Andy Green, head of BT GS, told ComputerWire that the vendor is in contract talks with Reuters after the latter ended a joint venture agreement with BT rival Equant last month, in a move that saw the JV vehicle company called Radianz acquired outright by Reuters for $110 million in cash.
He said that if a contract is agreed, it would be worth several times more than BT’s contract with Unilever, which is valued at 1 billion euros ($1.3 billion) over seven years.
BT announced on Monday that it had reached a takeover agreement with El Segundo, California-based network management rival Infonet in a move that values the target company at 520 million pounds ($965 million).
Green said the acquisition is designed to improve BT’s ability to compete for network integration and management contracts with multi-national corporations. He said: It is all about scale. As our accounts expand globally, they want us to be strong where they are strong.
Green highlighted Infonet’s 1,800 clients and its 1,100-strong workforce as two of the main attractions for BT. He said Infonet’s strength is with multinational accounts such as Nestle, Siemens, and DHL, with BT’s relative lack of an international infrastructure making it stronger at the level of large clients with several sites within the same country. Based on analysis of recent invitation to tenders that both companies have recently pursued, Green said there was only a 10% overlap between BT and Infonet.
The $965 million price tag seems high for Infonet, given that it reported a $66.6 million loss in its last financial year. BT Global Services itself has yet to break into the black since its latest re-branding, reporting a loss of $66 million in its first quarter ending June 30, 2004.
However, Green is optimistic about the potential financial synergies between the two companies. BT expects cost savings of $150 million to be generated in the third year following the acquisition by eliminating network overlaps and increasing purchasing power in buying extra capacity.
Infonet’s takeover by BT will ruffle the feathers of some of its channel partners, which account for 30% or $187 million of its total revenue. Two of the largest are Deutsche Telekom and KPN, which between them account for between 15% and 20% of Infonet’s indirect revenue.
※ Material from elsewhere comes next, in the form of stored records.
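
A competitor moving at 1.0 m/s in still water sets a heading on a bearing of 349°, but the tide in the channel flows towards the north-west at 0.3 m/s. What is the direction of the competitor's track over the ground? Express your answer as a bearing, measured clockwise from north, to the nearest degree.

Taking east as x and north as y: velocity relative to the water = (-0.191, 0.982) m/s; the water relative to ground = (-0.212, 0.212) m/s.
Velocity relative to ground = (-0.191, 0.982) + (-0.212, 0.212) = (-0.403, 1.194) m/s.
Bearing = atan2(-0.40, 1.19) = 341.35° clockwise from north.

341°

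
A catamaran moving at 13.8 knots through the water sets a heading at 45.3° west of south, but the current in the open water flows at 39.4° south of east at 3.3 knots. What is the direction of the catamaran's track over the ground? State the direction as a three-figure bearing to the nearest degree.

Taking east as x and north as y: velocity relative to the water = (-9.809, -9.707) knots; the water relative to ground = (2.550, -2.095) knots.
Velocity relative to ground = (-9.809, -9.707) + (2.550, -2.095) = (-7.259, -11.801) knots.
Bearing = atan2(-7.26, -11.80) = 211.60° clockwise from north.

212°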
Both might reconsider their distributor status if Infonet is acquired by one of their major rivals.
Green said the Infonet deal will put clear, blue water between BT and its main competitors in the network services space, which he listed as Equant, AT&T, MCI, Sprint, Cable & Wireless, and NTT. He also acknowledged that IT services companies such as IBM, Hewlett-Packard, and EDS, which recently secured a major $1 billion network management deal with Bank of America, are also contenders.
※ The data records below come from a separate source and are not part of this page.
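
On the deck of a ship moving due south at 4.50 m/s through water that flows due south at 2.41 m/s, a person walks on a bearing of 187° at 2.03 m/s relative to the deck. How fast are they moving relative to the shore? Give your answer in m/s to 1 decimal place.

In east/north components (m/s): person relative to ship = (-0.247, -2.015); ship relative to water = (0.000, -4.500); water relative to ground = (0.000, -2.410).
Sum = (-0.247, -8.925) m/s.
Speed = |(-0.247, -8.925)| = 8.928 m/s.

8.9 m/s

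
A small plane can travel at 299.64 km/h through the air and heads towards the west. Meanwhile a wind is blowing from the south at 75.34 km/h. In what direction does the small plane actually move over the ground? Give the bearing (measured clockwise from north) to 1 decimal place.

Taking east as x and north as y: velocity relative to the air = (-299.640, 0.000) km/h; the air relative to ground = (0.000, 75.340) km/h.
Velocity relative to ground = (-299.640, 0.000) + (0.000, 75.340) = (-299.640, 75.340) km/h.
Bearing = atan2(-299.64, 75.34) = 284.11° clockwise from north.

284.1°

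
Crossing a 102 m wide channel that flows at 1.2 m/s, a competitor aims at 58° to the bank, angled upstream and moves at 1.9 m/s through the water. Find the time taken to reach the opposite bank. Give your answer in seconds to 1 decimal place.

The component of the competitor's velocity perpendicular to the bank is 1.9 × sin 58° = 1.611 m/s.
Only the cross-stream component determines the crossing time; the current contributes nothing perpendicular to the bank.
Time = 102 / 1.611 = 63.303 s.

63.3 s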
BT’s main rival in the corporate network services space is Equant, which continues to struggle financially under the ownership of France Telecom. Given that both BT Global Services and Infonet are unprofitable at a net level, this begs the question whether anyone will ever make money out of building, selling and managing corporate networks?
Green said: Margins are under pressure…but there are fantastic gross margins to be made on laying a piece of dark fiber and selling it, and the trick is to sell it. The ‘build it and they will come’ mentality of operators between 1999 and 2001 was a bad idea. We are now spending the capital only when we get the customers.